Glicólise (Sistema Anaeróbio Láctico)
Os esforços de intensidade elevada com uma duração entre 30s e 1min – por ex:
disciplinas de resistência de velocidade, tais como uma corrida de 400m, ou uma prova
de nado de 100m livres - apelam a um sistema energético claramente distinto,
caracterizado por uma grande produção e acumulação de ácido láctico. Por este motivo,
as modalidades que envolvem este tipo de esforços são habitualmente apelidados de
lácticas, dado que a produção de energia no músculo resulta do desdobramento rápido
dos hidratos de carbono (HC) armazenados, sob a forma de glicogénio10, em ácido
láctico, um processo anaeróbio que decorre no citosol11 das fibras esqueléticas e que se
designa por glicólise. Este processo, consideravelmente mais complexo do que o
relativo ao primeiro sistema energético, requer um conjunto de 12 reacções enzimáticas
para degradar o glicogénio a ácido láctico.

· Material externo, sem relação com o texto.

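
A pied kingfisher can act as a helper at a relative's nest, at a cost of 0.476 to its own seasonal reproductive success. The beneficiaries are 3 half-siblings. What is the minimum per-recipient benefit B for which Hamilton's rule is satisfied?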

Deste modo, é possível converter
rapidamente uma molécula de glucose em 2 de ácido láctico, formando paralelamente 2
ATP, sem necessidade de utilizar O2.
Este sistema energético permite formar rapidamente uma molécula de ATP por cada
molécula de ácido láctico, ou seja, estes compostos são produzidos numa relação de 1:1.

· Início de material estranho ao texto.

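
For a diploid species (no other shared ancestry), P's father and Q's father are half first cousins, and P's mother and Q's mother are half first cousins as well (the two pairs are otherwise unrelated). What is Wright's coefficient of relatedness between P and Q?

0.03125

Independent pedigree routes through distinct common ancestors add.
P and Q are related in two ways: half second cousins through their fathers (r = 1/64) and half second cousins through their mothers (r = 1/64).
r = 1/64 + 1/64 = 1/32 = 0.03125.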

Por este motivo, um corredor de 400m deve procurar desenvolver o mais possível no
processo de treino tanto a capacidade para formar ácido láctico, como a de correr a
velocidades elevadas tolerando acidoses musculares extremas, uma vez que o pH12
muscular pode descer de 7.1 para 6.5 no final de um sprint prolongado.
De facto, as
maiores concentrações sanguíneas de lactato observadas em atletas de elite, tem sido
precisamente descritas em especialistas de 400-800m, que atingem frequentemente
lactatemias13 na ordem das 22-23mmol/l. A razão porque estes atletas procuram
aumentar a sua potência láctica está relacionada com a maior produção de energia daí
resultante, uma vez que quanto mais ácido láctico formarem, naturalmente, maior
formação de ATP conseguem assegurar por esta via. Assim, a produção de ácido láctico acaba por ser um mal menor e inevitável quando se recorre a este sistema
energético, razão pela qual procuram desenvolver paralelamente no treino aquilo que,
habitualmente, se designa por “tolerância láctica”.
A glicólise é, por definição, a degradação anaeróbia (decorre no citosol) da molécula de
glucose até ácido pirúvico ou ácido láctico e é um processo muito activo no músculo
esquelético, razão pela qual é frequentemente designado por tecido glicolítico. Em
particular, os músculos dos velocistas apresentam uma grande actividade glicolítica,
pelo facto de possuirem uma elevada percentagem de fibras tipo II (fibras de contracção
rápida) com elevadas concentrações deste tipo de enzimas. Com efeito, a glicólise é a
principal fonte energética nas fibras tipo II durante o exercício intenso. A título de
exemplo, durante uma corrida de 400m cerca de 40% da energia produzida é resultante
da glicólise.
No entanto, as quantidades significativas de ácido láctico que se vão
acumulando no músculo durante este tipo de exercício, provocam uma acidose intensa
(libertação de H+) que conduz a uma fadiga14 progressiva (fig.1). Este último fenómeno
resulta de alterações do ambiente fisico-químico dentro da fibra, nomeadamente da
diminuição do pH, o que acaba por bloquear progressivamente os próprios processos de
formação de ATP na fibra esquelética.
Referências
-
Astrand P.-O. e Rodahl K. Tratado de Fisiologia do Exercício. 2a edição. Interamericana. Rio
de Janeiro, 1980
-
Brooks G. A., Fahey T. D., White T. P. e Baldwin K. M. Exercise Physiology: Human
Bioenergetics and its applications. 3rd edition. Macmillan Publishing Company. New York,
2000
-
Ganong W. F. Review of Medical Physiology. 19th edition. Appleton and Lange, East Norwalk,
Connecticut, 1999
-
Guyton A. C. Tratado de Fisiologia Médica. 10a edição. Interamericana. Rio de Janeiro, 2001
-
Wilmore J.H. e Costill D. L. Physiology of Sport and Exercise 2nd edition. Human Kinetics.